Anerkennung von Spitzen der Politik und Kirche
Das Thema Blut bildete den Leitfaden einer live vom kroatischen Rundfunk HRT übertragenen Festpredigt vor rund 20.000 Wallfahrerinnen und Wallfahrern, die trotz des Starkregens zum Fest des kostbaren Blutes in den Wallfahrtsort Ludbreg gekommen waren. An der Festmesse nahmen auch die kroatischen Bischöfe Josip Mrzljak (Bischof von Varaždin), Vlado Košić (Bischof von Sisak), Vjekoslav Huzjak (Bischof von Bjelovar-Križevci) sowie die Zagreber Weihbischöfe Ivan Šaško und Mijo Gorski teil. Vor Ort waren außerdem hochrangige politische Vertreter wie der kroatische Parlamentspräsident Gordan Jandroković. Kroatiens Außenminister Davor Stier bedankte sich nach dem Fest persönlich mit einer SMS an Bischof Zsifkovics für dessen offenherzige Predigt.

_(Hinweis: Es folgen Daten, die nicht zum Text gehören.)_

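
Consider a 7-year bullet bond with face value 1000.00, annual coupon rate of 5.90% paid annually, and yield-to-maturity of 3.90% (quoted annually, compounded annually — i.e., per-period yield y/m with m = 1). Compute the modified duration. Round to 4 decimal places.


Coupon per period c = face * coupon_rate / m = 59.000000
Periods per year m = 1; per-period yield y/m = 0.039000
Number of cashflows N = 7
Cashflows (t years, CF_t, discount factor 1/(1+y/m)^(m*t), PV):
  t = 1.0000: CF_t = 59.000000, DF = 0.962464, PV = 56.785371
  t = 2.0000: CF_t = 59.000000, DF = 0.926337, PV = 54.653870
  t = 3.0000: CF_t = 59.000000, DF = 0.891566, PV = 52.602377
  t = 4.0000: CF_t = 59.000000, DF = 0.858100, PV = 50.627889
  t = 5.0000: CF_t = 59.000000, DF = 0.825890, PV = 48.727516
  t = 6.0000: CF_t = 59.000000, DF = 0.794889, PV = 46.898476
  t = 7.0000: CF_t = 1059.000000, DF = 0.765052, PV = 810.190464
Price P = sum_t PV_t = 1120.485962
First compute Macaulay numerator sum_t t * PV_t:
  t * PV_t at t = 1.0000: 56.785371
  t * PV_t at t = 2.0000: 109.307739
  t * PV_t at t = 3.0000: 157.807131
  t * PV_t at t = 4.0000: 202.511557
  t * PV_t at t = 5.0000: 243.637581
  t * PV_t at t = 6.0000: 281.390853
  t * PV_t at t = 7.0000: 5671.333248
Macaulay duration D = 6722.773480 / 1120.485962 = 5.999873
Modified duration = D / (1 + y/m) = 5.999873 / (1 + 0.039000) = 5.774661

Answer: Modified duration = 5.7747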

Scharfe Abgrenzung zu blutigen Ideologien
Dabei ging es dem Eisenstädter Diözesanbischof gleich zu Beginn seiner Predigt um eine scharfe Abgrenzung zu allen Blut-und-Boden-Ideologien, wie sie in rassistischen, faschistischen und nazistischen Systemen propagiert werden: "An diesen Ideologien – ob nun im Namen von Rasse oder Klasse – klebt das Blut, der Hass und das Leid. Der Schrei der unschuldigen Opfer, der Verfolgten und Gefolterten, der Vergewaltigten und Ermordeten der autoritären Regimes dringt bis in die Gegenwart. Er lässt sich nicht zum Schweigen bringen. Nur die Bereitschaft zur Reue und zur aufrichtigen, reinigenden Sühne kann hinleiten zu einer Kultur der Versöhnung. Und nur die Versöhnung und Vergebung werden einen Neuanfang für ein friedliches Miteinander ermöglichen."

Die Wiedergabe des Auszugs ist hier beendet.